GaslessInSeattle said:
"this meter displays the actual traction motor power consumption and the regenerative brake power provided to the Li-ion battery."
Edited...
This means it is NOT an efficiency gauge. Efficiency is how much energy is used to go how far. The bubbles simply tell you how much energy is used/gained by the traction motor. It does not divide by the speed and it does not factor in the hills. For low speeds, before wind resistance takes over as a major source of drag, the bubbles will match the feeling in your butt and that does include up and down hills. When going up a hill, the car slows, but the acceleration feeling in your butt matches the bubbles because the power is either going to kinetic energy (more speed) or potential energy (up a hill), and both have the same acceleration feeling in your butt. At higher speeds, wind and rolling resistance take over as a major source of energy loss, and the bubbles to butt feeling ratio is shifted up the dial. This is high school physics.
This is something the Nissan engineers certainly knew. It is inexcusable that they gave us a gauge that has fooled you into thinking you are getting efficiency information. Nissan could easily have done the math using the computers that the car has, and given us a proper efficiency gauge. They would need to put an accelerometer into the car, because if you only use the acceleration you can determine from the speed of the car, you ignore the hills. You also need to know the mass. The calculation is to subtract the acceleration (the feeling in your butt) from the energy going in/out of the battery (or traction motor if you want to ignore other energy uses). This tells you the energy that can not be recovered. Divide the distance by this number and you have miles per joule, which is the efficiency number you want. (this is the general idea, not the exact formula)
An accelerometer is cheap, and the math is trivial. My guess is that how aggressively you accelerate is not very important for efficiency. If you accelerate like a snail, you will get worse range, but nobody will do this extreme because the honks would be annoying. Similarly if you accelerate hard, you will get worse range. I will bet there is a large range where it does not make any difference how hard/soft you accelerate. I will bet the biggest factor for range is how fast you travel. The optimum is 38 according to something I read somewhere. I will bet that there is a large range say plus or minus 10 miles per hour that all produce excellent efficiency. Above say 45 (my guess) the wind resistance starts rising non-linearly and therefore starts to really hammer your range.
Strictly speaking this efficiency information is not really necessary. The percent of trips where the car is taken to the extreme end of range, where the driver needs to drive efficiently, is certainly less than 1%. I have only heard the lady say I am low on energy 4 times in 4000 miles, and she said it within 4 miles of my home each time. I never had any need to conserve. It sounds like your trip to/from Shoreline to Olympia is extreme and you probably need to drive efficiently.

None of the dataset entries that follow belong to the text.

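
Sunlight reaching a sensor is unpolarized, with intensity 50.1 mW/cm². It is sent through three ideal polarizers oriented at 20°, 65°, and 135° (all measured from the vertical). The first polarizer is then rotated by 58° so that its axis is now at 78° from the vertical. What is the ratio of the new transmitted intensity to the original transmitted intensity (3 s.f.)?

Before rotation:
Unpolarized light through the first polarizer → I₁ = ½ I₀, now polarized at 20°.
I₂ = I₁ cos²(65° − 20°) = 0.5 I₀ · cos²(45°) = 0.25 I₀.
I₃ = I₂ cos²(135° − 65°) = 0.25 I₀ · cos²(70°) = 0.02924 I₀.
After rotation:
Unpolarized light through the first polarizer → I₁ = ½ I₀, now polarized at 78°.
I₂ = I₁ cos²(65° − 78°) = 0.5 I₀ · cos²(13°) = 0.4747 I₀.
I₃ = I₂ cos²(135° − 65°) = 0.4747 I₀ · cos²(70°) = 0.05553 I₀.
Ratio = 0.05553 / 0.02924 = 1.899.

I_new/I_old ≈ 1.90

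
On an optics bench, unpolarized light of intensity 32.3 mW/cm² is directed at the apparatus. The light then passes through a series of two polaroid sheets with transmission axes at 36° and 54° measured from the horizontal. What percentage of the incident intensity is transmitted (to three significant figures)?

Unpolarized light through the first polarizer → I₁ = 32.3 mW/cm²/2 = 16.15 mW/cm², polarized at 36°.
I₂ = I₁ · cos²(18°) = 16.15 · 0.9045 = 14.61 mW/cm².
That is 45.23% of the incident intensity.

≈ 45.2%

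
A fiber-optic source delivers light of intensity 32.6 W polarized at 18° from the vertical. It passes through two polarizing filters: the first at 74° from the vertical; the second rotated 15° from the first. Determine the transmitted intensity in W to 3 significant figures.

I₁ = 32.6 W · cos²(56°) = 10.19 W.
I₂ = I₁ · cos²(15°) = 10.19 · 0.933 = 9.511 W.

I ≈ 9.51 W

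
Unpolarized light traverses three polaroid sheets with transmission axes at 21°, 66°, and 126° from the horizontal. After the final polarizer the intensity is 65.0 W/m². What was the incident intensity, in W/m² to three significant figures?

I₀ ≈ 1040 W/m²

Unpolarized light through the first polarizer → I₁ = ½ I₀, now polarized at 21°.
I₂ = I₁ cos²(66° − 21°) = 0.5 I₀ · cos²(45°) = 0.25 I₀.
I₃ = I₂ cos²(126° − 66°) = 0.25 I₀ · cos²(60°) = 0.0625 I₀.
So 65.0 W/m² = 0.0625 I₀, giving I₀ = 65.0/0.0625 = 1040 W/m².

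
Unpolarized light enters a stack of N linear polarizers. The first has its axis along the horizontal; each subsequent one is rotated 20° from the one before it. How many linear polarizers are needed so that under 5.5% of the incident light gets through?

N = 19

First polarizer halves the unpolarized light: factor 1/2.
Each further stage multiplies by cos²(20°) = 0.883.
After N polarizers: T = 0.5·0.883^(N−1). Require T < 0.055 ⇒ N−1 > ln(0.055/0.5)/ln(0.883) = 17.74, so N−1 ≥ 18 and N = 19.
Check: N=19 gives T = 0.05327 < 0.055; N=18 gives T = 0.06032.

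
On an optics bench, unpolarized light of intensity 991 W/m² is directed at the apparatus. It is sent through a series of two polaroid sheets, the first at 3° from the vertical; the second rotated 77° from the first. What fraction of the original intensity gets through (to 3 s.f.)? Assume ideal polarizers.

Unpolarized light through the first polarizer → I₁ = 991 W/m²/2 = 495.5 W/m², polarized at 3°.
I₂ = I₁ · cos²(77°) = 495.5 · 0.0506 = 25.07 W/m².
Transmitted fraction = 0.0253.

I/I₀ ≈ 0.0253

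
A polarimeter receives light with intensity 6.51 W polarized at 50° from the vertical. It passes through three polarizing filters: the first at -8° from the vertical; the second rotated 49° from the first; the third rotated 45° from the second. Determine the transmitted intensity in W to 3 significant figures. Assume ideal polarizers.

I₁ = 6.51 W · cos²(58°) = 1.828 W.
I₂ = I₁ · cos²(49°) = 1.828 · 0.4304 = 0.7868 W.
I₃ = I₂ · cos²(45°) = 0.7868 · 0.5 = 0.3934 W.

I ≈ 0.393 W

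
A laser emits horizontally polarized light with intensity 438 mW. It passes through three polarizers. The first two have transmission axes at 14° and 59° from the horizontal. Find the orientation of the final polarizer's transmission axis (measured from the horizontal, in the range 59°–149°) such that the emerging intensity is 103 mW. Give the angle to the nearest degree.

I₁ = I₀ cos²(14° − 0°) = I₀ cos²(14°) = 0.9415 I₀.
I₂ = I₁ cos²(59° − 14°) = 0.9415 I₀ · cos²(45°) = 0.4707 I₀.
Target fraction: 103 / 438 mW = 0.2352 of I₀.
Need I₃/I₀ = 0.2352, so cos²(θ − 59°) = 0.2352 / 0.4707 = 0.4996.
θ − 59° = arccos(√0.4996) = 45.0°, giving θ ≈ 59 + 45.0 = 104.0°.

θ ≈ 104°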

However, I am certain those bubbles are a total distraction. If you are slowing on hills and speeding up on downhills to limit the bubbles, you are not only pissing off drivers behind you, you are worsening your range. The major factor by far, in that trip, is your speed. Set the cruise at some number that gets you there, and your efficiency is most likely maxed. The cruise will prevent the car from going above whatever speed you set, and the higher speeds are a certain waste of energy. The cruise will recover energy going down hill, whereas letting the speed rise will waste it. The gauge is useless, and probably has misled you.
A proper instantaneous efficiency gauge would be useful, but not terribly necessary. The bubbles are completely useless, and the Nissan engineers know this. They knew everything I said above when they designed the car, and it is inexcusable that they put that gauge in there. Not only is it a waste of money, it is clearly distracting some drivers.
We should not give them a pass on a pathetic HVAC system. They should fix it. One very important feature of an EV is instant on heat, and heat/cool without idling a gas engine. Any automatic climate control for an EV should be easier to design than one for an ICE. I expected it when I purchased the car. I was looking forward to a car that had an HVAC that was better than any gas car, precisely because it was an electric car. My 72 cadillac's auto system performed better than the Leaf, and not because it had a huge ICE to generate heat. The Leaf produces plenty of heat too.